Fire destroys beloved market of Port Townsend's early days

PORT TOWNSEND — For starters, David Hamilton got a phone call at 3:15 in the morning. Aldrich's Market, self-described "oldest grocery in the state" and Hamilton's business since 1996, was on fire. The caller said he really needed to be there.

Then Hamilton's car wouldn't start. He called a cab, which took a while to get to his home 15 miles out of town.

"You know you're having a bad day when your business is burning down and you can't get down to watch," he said yesterday afternoon.

As it was, the city's entire Uptown neighborhood had a bad day, waking to see a beloved corner store and community focal point reduced to charred timbers. Hamilton got there in time to see the roof cave in — "it was a real sinking feeling" — and area residents felt pretty much the same way as they flocked by during the rest of the day.

"This is an institution," said Mark Bowes, a Jefferson County Fire District 6 commissioner who manned a public-information booth a block from the rubble. "It's been here 100 years, and people think about it as if it was an old friend."

Many passers-by were openly emotional. Bowes said one woman came upon the wreckage and screamed. The fire was first reported at 2:42 a.m. Minutes later, at 2:47, Mary Dean heard several loud explosions from her home a block away.

"I thought Indian Island was going up, it was so loud," she said, referring to the nearby Navy ordnance depot.

The first firefighters arrived at 2:51, and a total of 47 firefighters were soon called in from as far away as Sequim and Bainbridge Island. But the blaze spread too fast through the two-story clapboard building to be stopped.

Firefighters were able to protect neighboring buildings, including a four-plex in the back. No one was injured.

But two vacation-rental apartments were destroyed, as was the office of the Abundant Life Seed Foundation, a nonprofit that saves rare and heirloom seeds.

At noon, all that indicated Aldrich's was once a grocery was a Häagen-Dazs sign and a couple of crates of melons.

Bowes had no estimate of the damage but said Aldrich's was a total loss. Hamilton said the building had been insured for $900,000. The cause of the fire was unknown.

The building sat at the corner of Lawrence and Tyler streets on the hilltop section of Port Townsend known as Uptown, a historically well-heeled neighborhood in which ship captains and customs officials built massive Victorian mansions when the city was a leading shipping center and the Northwest's port of entry.

The structure was built in 1889 by the International Order of Good Templars as a meeting hall and storefront. The Aldrich family, which had operated a general store in several locations since 1885, moved into the building in the mid-1920s, said John Clise, a former Pike Place Market director who bought the market in 1983.

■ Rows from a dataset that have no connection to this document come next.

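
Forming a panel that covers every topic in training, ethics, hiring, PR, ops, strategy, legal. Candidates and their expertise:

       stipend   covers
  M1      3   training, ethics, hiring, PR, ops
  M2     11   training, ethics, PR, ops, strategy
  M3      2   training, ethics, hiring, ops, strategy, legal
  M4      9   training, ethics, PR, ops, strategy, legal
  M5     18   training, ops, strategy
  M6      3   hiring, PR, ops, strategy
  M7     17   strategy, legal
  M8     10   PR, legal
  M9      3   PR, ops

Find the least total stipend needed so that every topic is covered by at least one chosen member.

M1, M3 cover every topic at stipend 3 + 2 = 5.
Any cover uses at least 2 members; among all covering selections none totals below 5.

5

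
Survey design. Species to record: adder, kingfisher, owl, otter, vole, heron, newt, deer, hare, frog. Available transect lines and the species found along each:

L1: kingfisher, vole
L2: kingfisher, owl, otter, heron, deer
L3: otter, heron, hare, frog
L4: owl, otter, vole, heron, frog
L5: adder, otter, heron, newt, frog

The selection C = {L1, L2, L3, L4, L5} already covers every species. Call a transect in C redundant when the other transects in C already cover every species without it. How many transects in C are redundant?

Drop L1: the rest still cover every species — redundant.
Drop L2: deer uncovered — not redundant.
Drop L3: hare uncovered — not redundant.
Drop L4: the rest still cover every species — redundant.
Drop L5: adder, newt uncovered — not redundant.
2 redundant: L1, L4.

2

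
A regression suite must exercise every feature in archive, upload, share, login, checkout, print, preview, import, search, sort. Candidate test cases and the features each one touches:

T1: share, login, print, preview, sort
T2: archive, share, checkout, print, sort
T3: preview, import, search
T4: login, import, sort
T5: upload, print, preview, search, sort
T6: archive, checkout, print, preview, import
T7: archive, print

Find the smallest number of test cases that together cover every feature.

3

T1, T5, T6 together cover {archive, upload, share, login, checkout, print, preview, import, search, sort} — every feature.
No 2 of the 7 test cases cover everything (all 21 pairs fall short), so 3 is minimum.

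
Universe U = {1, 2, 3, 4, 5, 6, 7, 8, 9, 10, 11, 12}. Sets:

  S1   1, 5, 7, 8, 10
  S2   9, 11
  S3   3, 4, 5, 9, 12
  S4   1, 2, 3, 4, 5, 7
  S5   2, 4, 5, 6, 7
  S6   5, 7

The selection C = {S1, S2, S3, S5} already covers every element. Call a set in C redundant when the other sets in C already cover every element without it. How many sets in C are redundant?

Drop S1: 1, 8, 10 uncovered — not redundant.
Drop S2: 11 uncovered — not redundant.
Drop S3: 3, 12 uncovered — not redundant.
Drop S5: 2, 6 uncovered — not redundant.
None of the sets in C is redundant.

0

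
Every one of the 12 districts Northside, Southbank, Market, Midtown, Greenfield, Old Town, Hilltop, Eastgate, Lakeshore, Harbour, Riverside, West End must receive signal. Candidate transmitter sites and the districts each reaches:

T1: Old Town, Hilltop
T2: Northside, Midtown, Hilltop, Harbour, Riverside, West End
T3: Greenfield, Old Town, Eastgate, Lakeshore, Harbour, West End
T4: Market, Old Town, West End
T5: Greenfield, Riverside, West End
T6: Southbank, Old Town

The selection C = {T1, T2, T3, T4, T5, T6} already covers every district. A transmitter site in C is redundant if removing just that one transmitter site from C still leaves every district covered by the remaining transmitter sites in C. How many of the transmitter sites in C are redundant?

Drop T1: the rest still cover every district — redundant.
Drop T2: Northside, Midtown uncovered — not redundant.
Drop T3: Eastgate, Lakeshore uncovered — not redundant.
Drop T4: Market uncovered — not redundant.
Drop T5: the rest still cover every district — redundant.
Drop T6: Southbank uncovered — not redundant.
2 redundant: T1, T5.

2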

Clise recalled hearing stories of the Aldriches helping keep people afloat during the Depression, letting them buy on credit and pay back as they could.

"If you couldn't find something downtown, you could always come to Aldrich's and they had it," said Gloria Harper, who moved to Port Townsend in 1951 to teach high-school English.

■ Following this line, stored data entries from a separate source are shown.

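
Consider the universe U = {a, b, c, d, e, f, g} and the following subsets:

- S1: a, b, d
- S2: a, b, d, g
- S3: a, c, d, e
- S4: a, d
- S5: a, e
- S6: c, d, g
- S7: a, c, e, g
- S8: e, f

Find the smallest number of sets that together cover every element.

3

S1, S6, S8 together cover {a, b, c, d, e, f, g} — every element.
No 2 of the 8 sets cover everything (all 28 pairs fall short), so 3 is minimum.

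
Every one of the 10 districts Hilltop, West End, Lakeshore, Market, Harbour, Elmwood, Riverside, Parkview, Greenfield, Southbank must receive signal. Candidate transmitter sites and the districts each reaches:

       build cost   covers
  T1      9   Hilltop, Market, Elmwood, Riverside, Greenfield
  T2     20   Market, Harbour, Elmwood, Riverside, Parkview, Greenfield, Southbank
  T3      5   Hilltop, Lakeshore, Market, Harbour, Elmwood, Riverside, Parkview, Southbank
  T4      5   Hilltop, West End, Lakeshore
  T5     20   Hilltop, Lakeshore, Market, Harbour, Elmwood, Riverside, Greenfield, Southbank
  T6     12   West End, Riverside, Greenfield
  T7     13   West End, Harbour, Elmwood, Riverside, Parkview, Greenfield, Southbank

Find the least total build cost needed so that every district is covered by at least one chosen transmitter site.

T3, T6 cover every district at build cost 5 + 12 = 17.
Any cover uses at least 2 transmitter sites; among all covering selections none totals below 17.
Greedy by coverage-per-build cost would pick T3, T4, T1 for 19 — worse than the optimum 17.

17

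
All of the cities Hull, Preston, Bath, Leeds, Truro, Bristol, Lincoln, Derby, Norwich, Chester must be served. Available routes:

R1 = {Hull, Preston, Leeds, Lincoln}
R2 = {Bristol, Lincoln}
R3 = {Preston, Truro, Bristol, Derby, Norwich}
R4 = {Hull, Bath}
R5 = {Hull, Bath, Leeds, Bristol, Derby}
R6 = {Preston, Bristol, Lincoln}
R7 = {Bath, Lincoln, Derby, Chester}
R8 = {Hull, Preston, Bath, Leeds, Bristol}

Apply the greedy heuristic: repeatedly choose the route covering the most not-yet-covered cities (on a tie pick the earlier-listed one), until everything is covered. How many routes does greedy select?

Pick 1: R3 covers 5 new cities (Preston, Truro, Bristol, Derby, Norwich).
Pick 2: R1 covers 3 new cities (Hull, Leeds, Lincoln).
Pick 3: R7 covers 2 new cities (Bath, Chester).
Greedy uses 3 routes.

3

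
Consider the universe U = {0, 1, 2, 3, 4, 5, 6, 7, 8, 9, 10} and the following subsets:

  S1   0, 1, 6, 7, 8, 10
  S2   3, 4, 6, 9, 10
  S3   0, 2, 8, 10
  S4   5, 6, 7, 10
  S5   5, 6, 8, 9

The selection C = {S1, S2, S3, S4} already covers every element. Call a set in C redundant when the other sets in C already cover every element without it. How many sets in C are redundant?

0

Drop S1: 1 uncovered — not redundant.
Drop S2: 3, 4, 9 uncovered — not redundant.
Drop S3: 2 uncovered — not redundant.
Drop S4: 5 uncovered — not redundant.
None of the sets in C is redundant.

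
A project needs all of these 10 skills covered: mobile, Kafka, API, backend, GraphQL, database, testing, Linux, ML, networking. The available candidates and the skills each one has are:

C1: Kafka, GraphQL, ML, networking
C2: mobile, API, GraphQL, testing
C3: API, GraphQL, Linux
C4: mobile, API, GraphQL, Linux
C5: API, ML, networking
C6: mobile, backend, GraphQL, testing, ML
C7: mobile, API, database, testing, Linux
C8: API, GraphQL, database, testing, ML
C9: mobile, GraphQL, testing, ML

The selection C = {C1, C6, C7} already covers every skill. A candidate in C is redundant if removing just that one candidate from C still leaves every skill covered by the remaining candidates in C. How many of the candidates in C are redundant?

Drop C1: Kafka, networking uncovered — not redundant.
Drop C6: backend uncovered — not redundant.
Drop C7: API, database, Linux uncovered — not redundant.
None of the candidates in C is redundant.

0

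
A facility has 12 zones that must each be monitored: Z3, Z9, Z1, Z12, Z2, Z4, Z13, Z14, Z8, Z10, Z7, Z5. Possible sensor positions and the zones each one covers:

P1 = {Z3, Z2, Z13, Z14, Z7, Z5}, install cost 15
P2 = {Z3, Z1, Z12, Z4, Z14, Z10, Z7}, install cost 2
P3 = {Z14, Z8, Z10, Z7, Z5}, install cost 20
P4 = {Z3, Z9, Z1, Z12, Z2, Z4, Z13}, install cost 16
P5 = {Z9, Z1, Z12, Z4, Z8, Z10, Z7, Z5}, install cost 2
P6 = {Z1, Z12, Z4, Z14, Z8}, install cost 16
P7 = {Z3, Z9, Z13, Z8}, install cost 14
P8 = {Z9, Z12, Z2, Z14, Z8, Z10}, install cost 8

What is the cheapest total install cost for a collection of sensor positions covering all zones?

17

P1, P5 cover every zone at install cost 15 + 2 = 17.
Any cover uses at least 2 sensor positions; among all covering selections none totals below 17.
Greedy by coverage-per-install cost would pick P5, P2, P1 for 19 — worse than the optimum 17.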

"And they always let people charge their groceries," said her daughter, Karen Sedlak. "Remember those old-fashioned ledger cards?"

Like hundreds of other local kids, as a teenager she worked checking out groceries and stocking shelves.

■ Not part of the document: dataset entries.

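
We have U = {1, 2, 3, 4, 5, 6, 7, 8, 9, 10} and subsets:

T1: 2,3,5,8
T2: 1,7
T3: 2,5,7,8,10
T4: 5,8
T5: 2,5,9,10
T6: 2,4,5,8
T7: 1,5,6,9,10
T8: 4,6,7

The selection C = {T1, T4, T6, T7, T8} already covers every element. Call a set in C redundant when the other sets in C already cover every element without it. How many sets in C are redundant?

2

Drop T1: 3 uncovered — not redundant.
Drop T4: the rest still cover every element — redundant.
Drop T6: the rest still cover every element — redundant.
Drop T7: 1, 9, 10 uncovered — not redundant.
Drop T8: 7 uncovered — not redundant.
2 redundant: T4, T6.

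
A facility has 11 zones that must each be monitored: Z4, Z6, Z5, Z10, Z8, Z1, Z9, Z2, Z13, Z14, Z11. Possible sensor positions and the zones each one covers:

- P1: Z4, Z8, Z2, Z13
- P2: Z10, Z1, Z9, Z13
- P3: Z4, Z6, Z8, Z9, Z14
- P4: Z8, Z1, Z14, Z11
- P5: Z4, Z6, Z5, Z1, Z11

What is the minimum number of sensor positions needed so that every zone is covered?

4

P1, P2, P3, P5 together cover {Z4, Z6, Z5, Z10, Z8, Z1, Z9, Z2, Z13, Z14, Z11} — every zone.
No 3 of the 5 sensor positions cover everything (all 10 triples fall short), so 4 is minimum.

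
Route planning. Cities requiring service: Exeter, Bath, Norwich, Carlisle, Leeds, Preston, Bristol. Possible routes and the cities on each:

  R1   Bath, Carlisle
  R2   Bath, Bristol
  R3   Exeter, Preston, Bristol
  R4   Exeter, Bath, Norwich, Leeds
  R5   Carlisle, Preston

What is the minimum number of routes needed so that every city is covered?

R1, R3, R4 together cover {Exeter, Bath, Norwich, Carlisle, Leeds, Preston, Bristol} — every city.
No 2 of the 5 routes cover everything (all 10 pairs fall short), so 3 is minimum.

3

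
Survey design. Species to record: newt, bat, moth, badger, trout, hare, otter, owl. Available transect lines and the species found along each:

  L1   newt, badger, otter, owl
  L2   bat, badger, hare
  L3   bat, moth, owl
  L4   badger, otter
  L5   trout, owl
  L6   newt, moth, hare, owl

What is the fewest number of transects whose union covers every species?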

"Aldrich's is truly the heart of Uptown," said Linda Yakush, co-owner of Pane d'Amore bakery, as the smell of burned wood from half a block away mixed with the scent of fresh bread. "I was just telling someone it's like part of my living room is gone. I literally go in there every day."

When he bought the store, Clise stopped running it as a general store and emphasized gourmet foods and wine.

Hamilton, who spent much of his life in groceries since bagging as a kid, bought the store in 1996 and said it would be his last job. He had doubled its sales since. He was having a great year, remarkable for a recession, and last month was the best in the store's history.

Hamilton acknowledged the store flourished by catering to the city's well-to-do.

"But we did get our share of the shed boys," he said, referring to workers who frequented the store for morning coffee.

Just last week, Don Robertson, a retired carpenter, had been telling his son-in-law, the manager of a big-box store in Northern California, that Aldrich's was "the greatest corner grocery store in the country."

Hamilton plans to rebuild. A more immediate concern is how the neighborhood will celebrate the Uptown Street Fair on Aug. 16 without Aldrich's.

"It's going to be a celebration of everything good about Aldrich's," offered Yakush.